3. Marcus DS, Fotenos AF, Csernansky JG, Morris JC, Buckner RL. Open access series of imaging studies: longitudinal MRI data in nondemented and demented older adults. J Cogn Neurosci. 2010;22(12):2677-2684.

4. Tzourio-Mazoyer N, Landeau B, Papathanassiou D, et al. Automated anatomical labeling of activations in SPM using a macroscopic anatomical parcellation of the MNI MRI single-subject brain. Neuroimage. 2002;15(1):273-289.

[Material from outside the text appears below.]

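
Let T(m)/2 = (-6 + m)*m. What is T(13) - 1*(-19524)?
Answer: 19706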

5. Fischl B. FreeSurfer. Neuroimage. 2012;62(2):774-781.

6. Patenaude B, Smith SM, Kennedy DN, Jenkinson M. A Bayesian model of shape and appearance for subcortical brain segmentation. Neuroimage. 2011;56(3):907-922.

Figures

Table 1. Examples of clinical entities than can affect subcortical structures, with their main MRI characteristics.

Figure 1. Images show the workflow of the proposed pipeline. The clinical T1-weighted (T1W) image (a) is first upsampled (b) using a patch-based super-resolution technique1. ANTS cortical thickness pipeline2 with high weight on spatial prior is applied to generate deep gray matter (GM) segmentation (c), which is then divided to labels for subcortical structures (d). In this example, the T1 intensity of bilateral pallidum is increased due to manganese deposition.

Table 2. The segmentation quality of the subcortical structures of the proposed pipeline, FIRST6 and FreeSurfer5.

Figure 2. Two examples where the proposed pipeline generates better segmentation compared to the other methods. Red circle indicate the lesion that labeled correctly using the proposed pipeline and incorrectly by FreeSurfer5 in example 1 (top row) and incorrectly by FIRST6 in example 2 (bottom row).